MySQL metastore purging

I’m migrating my MySQL metastore and I have come to notice that there is a lot more data in there than I assumed there would be. I’m hoping that a lot of it can be purged and in the future I can set up a retention schedule for some tables. The two tables that I am most interested in purging are druid_audit and druid_tasklogs. They seem to permanently keep audit and log data that more often than not becomes dead weight after some amount of time.

Before I begin purging, I wanted to get some feedback about the metastore:

  1. Am I correct in thinking the druid_audit and druid_tasklogs tables have nothing to do with the functioning of the cluster. I.e. deleting all of the data in each of them will be harmless to cluster health, but will eliminate the ability to debug/troubleshoot issues.

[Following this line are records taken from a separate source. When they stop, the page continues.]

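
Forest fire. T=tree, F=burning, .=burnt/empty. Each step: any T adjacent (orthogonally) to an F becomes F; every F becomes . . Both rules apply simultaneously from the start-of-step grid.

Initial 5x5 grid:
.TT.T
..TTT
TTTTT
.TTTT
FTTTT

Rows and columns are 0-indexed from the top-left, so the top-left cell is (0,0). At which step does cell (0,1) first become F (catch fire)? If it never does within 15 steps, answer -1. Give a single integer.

Step 1: cell (0,1)='T' (+1 fires, +1 burnt)
Step 2: cell (0,1)='T' (+2 fires, +1 burnt)
Step 3: cell (0,1)='T' (+3 fires, +2 burnt)
Step 4: cell (0,1)='T' (+4 fires, +3 burnt)
Step 5: cell (0,1)='T' (+3 fires, +4 burnt)
Step 6: cell (0,1)='T' (+3 fires, +3 burnt)
Step 7: cell (0,1)='F' (+2 fires, +3 burnt)
  -> target ignites at step 7
Step 8: cell (0,1)='.' (+1 fires, +2 burnt)
Step 9: cell (0,1)='.' (+0 fires, +1 burnt)
  fire out at step 9

7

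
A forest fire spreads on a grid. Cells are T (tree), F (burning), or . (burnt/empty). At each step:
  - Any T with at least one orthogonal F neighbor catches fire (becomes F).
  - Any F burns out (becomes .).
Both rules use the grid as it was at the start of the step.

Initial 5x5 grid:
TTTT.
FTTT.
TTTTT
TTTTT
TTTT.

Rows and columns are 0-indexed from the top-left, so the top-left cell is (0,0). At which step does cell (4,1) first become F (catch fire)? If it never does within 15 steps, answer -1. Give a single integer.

Step 1: cell (4,1)='T' (+3 fires, +1 burnt)
Step 2: cell (4,1)='T' (+4 fires, +3 burnt)
Step 3: cell (4,1)='T' (+5 fires, +4 burnt)
Step 4: cell (4,1)='F' (+4 fires, +5 burnt)
  -> target ignites at step 4
Step 5: cell (4,1)='.' (+3 fires, +4 burnt)
Step 6: cell (4,1)='.' (+2 fires, +3 burnt)
Step 7: cell (4,1)='.' (+0 fires, +2 burnt)
  fire out at step 7

4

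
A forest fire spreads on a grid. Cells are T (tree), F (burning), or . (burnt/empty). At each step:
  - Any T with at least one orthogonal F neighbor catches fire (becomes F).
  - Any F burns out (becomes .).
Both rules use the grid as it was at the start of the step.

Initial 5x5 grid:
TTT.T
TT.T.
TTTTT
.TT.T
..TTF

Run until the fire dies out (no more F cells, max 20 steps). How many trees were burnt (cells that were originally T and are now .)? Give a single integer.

Answer: 16

Derivation:
Step 1: +2 fires, +1 burnt (F count now 2)
Step 2: +2 fires, +2 burnt (F count now 2)
Step 3: +2 fires, +2 burnt (F count now 2)
Step 4: +3 fires, +2 burnt (F count now 3)
Step 5: +1 fires, +3 burnt (F count now 1)
Step 6: +2 fires, +1 burnt (F count now 2)
Step 7: +2 fires, +2 burnt (F count now 2)
Step 8: +2 fires, +2 burnt (F count now 2)
Step 9: +0 fires, +2 burnt (F count now 0)
Fire out after step 9
Initially T: 17, now '.': 24
Total burnt (originally-T cells now '.'): 16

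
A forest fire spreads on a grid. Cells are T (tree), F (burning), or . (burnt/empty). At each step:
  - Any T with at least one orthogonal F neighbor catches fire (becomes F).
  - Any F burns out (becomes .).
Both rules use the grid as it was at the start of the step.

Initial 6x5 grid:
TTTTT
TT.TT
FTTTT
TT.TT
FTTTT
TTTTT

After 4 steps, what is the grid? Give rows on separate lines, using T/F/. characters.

Step 1: 5 trees catch fire, 2 burn out
  TTTTT
  FT.TT
  .FTTT
  FT.TT
  .FTTT
  FTTTT
Step 2: 6 trees catch fire, 5 burn out
  FTTTT
  .F.TT
  ..FTT
  .F.TT
  ..FTT
  .FTTT
Step 3: 4 trees catch fire, 6 burn out
  .FTTT
  ...TT
  ...FT
  ...TT
  ...FT
  ..FTT
Step 4: 6 trees catch fire, 4 burn out
  ..FTT
  ...FT
  ....F
  ...FT
  ....F
  ...FT

..FTT
...FT
....F
...FT
....F
...FT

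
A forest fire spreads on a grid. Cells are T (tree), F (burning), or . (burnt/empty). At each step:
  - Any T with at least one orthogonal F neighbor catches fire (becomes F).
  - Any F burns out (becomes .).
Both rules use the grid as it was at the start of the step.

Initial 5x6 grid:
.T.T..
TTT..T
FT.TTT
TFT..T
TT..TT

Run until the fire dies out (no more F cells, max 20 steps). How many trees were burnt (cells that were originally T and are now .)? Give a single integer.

Answer: 9

Derivation:
Step 1: +5 fires, +2 burnt (F count now 5)
Step 2: +2 fires, +5 burnt (F count now 2)
Step 3: +2 fires, +2 burnt (F count now 2)
Step 4: +0 fires, +2 burnt (F count now 0)
Fire out after step 4
Initially T: 17, now '.': 22
Total burnt (originally-T cells now '.'): 9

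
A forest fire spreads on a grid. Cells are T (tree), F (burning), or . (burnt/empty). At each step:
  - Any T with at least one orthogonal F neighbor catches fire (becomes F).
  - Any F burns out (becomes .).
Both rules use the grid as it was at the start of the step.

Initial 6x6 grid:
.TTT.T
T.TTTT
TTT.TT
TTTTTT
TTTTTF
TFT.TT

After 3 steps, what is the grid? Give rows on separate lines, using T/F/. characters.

Step 1: 6 trees catch fire, 2 burn out
  .TTT.T
  T.TTTT
  TTT.TT
  TTTTTF
  TFTTF.
  F.F.TF
Step 2: 7 trees catch fire, 6 burn out
  .TTT.T
  T.TTTT
  TTT.TF
  TFTTF.
  F.FF..
  ....F.
Step 3: 6 trees catch fire, 7 burn out
  .TTT.T
  T.TTTF
  TFT.F.
  F.FF..
  ......
  ......

.TTT.T
T.TTTF
TFT.F.
F.FF..
......
......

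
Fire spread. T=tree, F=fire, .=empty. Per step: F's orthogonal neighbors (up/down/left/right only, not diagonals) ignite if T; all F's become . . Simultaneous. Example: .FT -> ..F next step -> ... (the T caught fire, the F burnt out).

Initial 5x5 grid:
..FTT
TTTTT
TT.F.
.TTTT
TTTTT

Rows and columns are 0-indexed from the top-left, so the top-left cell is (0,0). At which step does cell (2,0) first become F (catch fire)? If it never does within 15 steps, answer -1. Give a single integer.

Step 1: cell (2,0)='T' (+4 fires, +2 burnt)
Step 2: cell (2,0)='T' (+6 fires, +4 burnt)
Step 3: cell (2,0)='T' (+5 fires, +6 burnt)
Step 4: cell (2,0)='F' (+2 fires, +5 burnt)
  -> target ignites at step 4
Step 5: cell (2,0)='.' (+1 fires, +2 burnt)
Step 6: cell (2,0)='.' (+0 fires, +1 burnt)
  fire out at step 6

4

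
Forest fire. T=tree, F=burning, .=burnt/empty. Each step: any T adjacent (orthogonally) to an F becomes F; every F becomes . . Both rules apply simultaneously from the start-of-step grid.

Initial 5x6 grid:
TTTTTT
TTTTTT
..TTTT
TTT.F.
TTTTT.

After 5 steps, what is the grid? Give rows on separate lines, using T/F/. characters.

Step 1: 2 trees catch fire, 1 burn out
  TTTTTT
  TTTTTT
  ..TTFT
  TTT...
  TTTTF.
Step 2: 4 trees catch fire, 2 burn out
  TTTTTT
  TTTTFT
  ..TF.F
  TTT...
  TTTF..
Step 3: 5 trees catch fire, 4 burn out
  TTTTFT
  TTTF.F
  ..F...
  TTT...
  TTF...
Step 4: 5 trees catch fire, 5 burn out
  TTTF.F
  TTF...
  ......
  TTF...
  TF....
Step 5: 4 trees catch fire, 5 burn out
  TTF...
  TF....
  ......
  TF....
  F.....

TTF...
TF....
......
TF....
F.....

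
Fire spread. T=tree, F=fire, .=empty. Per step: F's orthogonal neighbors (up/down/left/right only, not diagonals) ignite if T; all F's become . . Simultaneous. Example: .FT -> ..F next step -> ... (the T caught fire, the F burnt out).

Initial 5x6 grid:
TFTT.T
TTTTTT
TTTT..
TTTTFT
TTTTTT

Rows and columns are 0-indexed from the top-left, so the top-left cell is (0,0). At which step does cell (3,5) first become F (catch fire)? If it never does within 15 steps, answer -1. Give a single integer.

Step 1: cell (3,5)='F' (+6 fires, +2 burnt)
  -> target ignites at step 1
Step 2: cell (3,5)='.' (+8 fires, +6 burnt)
Step 3: cell (3,5)='.' (+5 fires, +8 burnt)
Step 4: cell (3,5)='.' (+3 fires, +5 burnt)
Step 5: cell (3,5)='.' (+2 fires, +3 burnt)
Step 6: cell (3,5)='.' (+1 fires, +2 burnt)
Step 7: cell (3,5)='.' (+0 fires, +1 burnt)
  fire out at step 7

1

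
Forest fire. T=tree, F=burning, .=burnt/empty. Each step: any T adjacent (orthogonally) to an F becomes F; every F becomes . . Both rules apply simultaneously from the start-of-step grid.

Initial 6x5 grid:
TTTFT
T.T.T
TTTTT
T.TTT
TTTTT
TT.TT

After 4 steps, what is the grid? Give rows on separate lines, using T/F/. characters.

Step 1: 2 trees catch fire, 1 burn out
  TTF.F
  T.T.T
  TTTTT
  T.TTT
  TTTTT
  TT.TT
Step 2: 3 trees catch fire, 2 burn out
  TF...
  T.F.F
  TTTTT
  T.TTT
  TTTTT
  TT.TT
Step 3: 3 trees catch fire, 3 burn out
  F....
  T....
  TTFTF
  T.TTT
  TTTTT
  TT.TT
Step 4: 5 trees catch fire, 3 burn out
  .....
  F....
  TF.F.
  T.FTF
  TTTTT
  TT.TT

.....
F....
TF.F.
T.FTF
TTTTT
TT.TT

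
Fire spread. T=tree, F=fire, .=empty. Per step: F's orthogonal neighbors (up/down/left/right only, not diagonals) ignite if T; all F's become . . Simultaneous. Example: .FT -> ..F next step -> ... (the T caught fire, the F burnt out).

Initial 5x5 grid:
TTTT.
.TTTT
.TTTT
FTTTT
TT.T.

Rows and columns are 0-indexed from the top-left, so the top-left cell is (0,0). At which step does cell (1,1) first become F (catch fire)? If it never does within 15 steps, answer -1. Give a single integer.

Step 1: cell (1,1)='T' (+2 fires, +1 burnt)
Step 2: cell (1,1)='T' (+3 fires, +2 burnt)
Step 3: cell (1,1)='F' (+3 fires, +3 burnt)
  -> target ignites at step 3
Step 4: cell (1,1)='.' (+5 fires, +3 burnt)
Step 5: cell (1,1)='.' (+4 fires, +5 burnt)
Step 6: cell (1,1)='.' (+2 fires, +4 burnt)
Step 7: cell (1,1)='.' (+0 fires, +2 burnt)
  fire out at step 7

3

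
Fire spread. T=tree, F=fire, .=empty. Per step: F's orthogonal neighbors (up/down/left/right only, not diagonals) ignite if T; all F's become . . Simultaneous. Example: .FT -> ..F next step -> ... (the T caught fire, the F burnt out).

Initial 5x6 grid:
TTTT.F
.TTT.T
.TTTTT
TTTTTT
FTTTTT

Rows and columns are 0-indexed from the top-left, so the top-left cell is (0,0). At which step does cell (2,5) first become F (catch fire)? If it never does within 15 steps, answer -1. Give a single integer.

Step 1: cell (2,5)='T' (+3 fires, +2 burnt)
Step 2: cell (2,5)='F' (+3 fires, +3 burnt)
  -> target ignites at step 2
Step 3: cell (2,5)='.' (+5 fires, +3 burnt)
Step 4: cell (2,5)='.' (+7 fires, +5 burnt)
Step 5: cell (2,5)='.' (+3 fires, +7 burnt)
Step 6: cell (2,5)='.' (+3 fires, +3 burnt)
Step 7: cell (2,5)='.' (+0 fires, +3 burnt)
  fire out at step 7

2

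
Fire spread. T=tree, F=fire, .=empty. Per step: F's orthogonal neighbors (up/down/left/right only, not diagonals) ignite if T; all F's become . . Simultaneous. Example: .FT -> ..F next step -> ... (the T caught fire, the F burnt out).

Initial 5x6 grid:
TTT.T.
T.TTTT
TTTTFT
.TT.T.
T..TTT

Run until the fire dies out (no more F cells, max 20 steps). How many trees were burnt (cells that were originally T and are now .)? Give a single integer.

Step 1: +4 fires, +1 burnt (F count now 4)
Step 2: +5 fires, +4 burnt (F count now 5)
Step 3: +5 fires, +5 burnt (F count now 5)
Step 4: +3 fires, +5 burnt (F count now 3)
Step 5: +2 fires, +3 burnt (F count now 2)
Step 6: +1 fires, +2 burnt (F count now 1)
Step 7: +0 fires, +1 burnt (F count now 0)
Fire out after step 7
Initially T: 21, now '.': 29
Total burnt (originally-T cells now '.'): 20

Answer: 20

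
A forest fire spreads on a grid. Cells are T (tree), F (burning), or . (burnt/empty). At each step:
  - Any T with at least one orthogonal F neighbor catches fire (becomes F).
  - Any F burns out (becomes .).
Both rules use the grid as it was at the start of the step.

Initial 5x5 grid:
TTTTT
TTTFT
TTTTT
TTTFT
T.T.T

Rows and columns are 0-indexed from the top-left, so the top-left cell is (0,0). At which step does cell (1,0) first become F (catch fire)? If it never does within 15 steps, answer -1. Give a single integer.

Step 1: cell (1,0)='T' (+6 fires, +2 burnt)
Step 2: cell (1,0)='T' (+8 fires, +6 burnt)
Step 3: cell (1,0)='F' (+4 fires, +8 burnt)
  -> target ignites at step 3
Step 4: cell (1,0)='.' (+3 fires, +4 burnt)
Step 5: cell (1,0)='.' (+0 fires, +3 burnt)
  fire out at step 5

3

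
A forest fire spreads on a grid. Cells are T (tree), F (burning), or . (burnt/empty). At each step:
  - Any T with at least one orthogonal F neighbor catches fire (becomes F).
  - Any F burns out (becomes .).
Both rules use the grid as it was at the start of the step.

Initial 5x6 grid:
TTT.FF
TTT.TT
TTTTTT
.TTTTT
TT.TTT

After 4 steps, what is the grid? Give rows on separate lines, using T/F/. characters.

Step 1: 2 trees catch fire, 2 burn out
  TTT...
  TTT.FF
  TTTTTT
  .TTTTT
  TT.TTT
Step 2: 2 trees catch fire, 2 burn out
  TTT...
  TTT...
  TTTTFF
  .TTTTT
  TT.TTT
Step 3: 3 trees catch fire, 2 burn out
  TTT...
  TTT...
  TTTF..
  .TTTFF
  TT.TTT
Step 4: 4 trees catch fire, 3 burn out
  TTT...
  TTT...
  TTF...
  .TTF..
  TT.TFF

TTT...
TTT...
TTF...
.TTF..
TT.TFF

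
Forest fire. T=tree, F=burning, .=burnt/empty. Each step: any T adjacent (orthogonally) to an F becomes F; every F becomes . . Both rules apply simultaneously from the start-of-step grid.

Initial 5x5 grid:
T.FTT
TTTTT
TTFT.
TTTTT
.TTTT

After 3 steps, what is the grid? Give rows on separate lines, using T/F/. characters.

Step 1: 5 trees catch fire, 2 burn out
  T..FT
  TTFTT
  TF.F.
  TTFTT
  .TTTT
Step 2: 7 trees catch fire, 5 burn out
  T...F
  TF.FT
  F....
  TF.FT
  .TFTT
Step 3: 6 trees catch fire, 7 burn out
  T....
  F...F
  .....
  F...F
  .F.FT

T....
F...F
.....
F...F
.F.FT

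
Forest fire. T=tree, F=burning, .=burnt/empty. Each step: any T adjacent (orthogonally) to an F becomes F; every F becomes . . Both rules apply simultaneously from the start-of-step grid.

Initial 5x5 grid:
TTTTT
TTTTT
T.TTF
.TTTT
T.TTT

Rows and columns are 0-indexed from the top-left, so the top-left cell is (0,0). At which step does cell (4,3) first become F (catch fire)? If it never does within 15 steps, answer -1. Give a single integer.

Step 1: cell (4,3)='T' (+3 fires, +1 burnt)
Step 2: cell (4,3)='T' (+5 fires, +3 burnt)
Step 3: cell (4,3)='F' (+4 fires, +5 burnt)
  -> target ignites at step 3
Step 4: cell (4,3)='.' (+4 fires, +4 burnt)
Step 5: cell (4,3)='.' (+2 fires, +4 burnt)
Step 6: cell (4,3)='.' (+2 fires, +2 burnt)
Step 7: cell (4,3)='.' (+0 fires, +2 burnt)
  fire out at step 7

3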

  2. Are there any other tables in the metastore that are safe to purge on a continuous schedule, druid_tasks is another one that seems like it may have data from “forever” and something like all records > 14 days would be relatively safe to nuke.


Still looking for an answer to this question. I have ~20G of data between druid_audit, and druid_tasklogs that I would love to purge. I am fairly certain they are safe to delete, but I would prefer confirmation before pulling the trigger in production.

It’s safe to drop the rows in druid_audit and druid_tasklogs.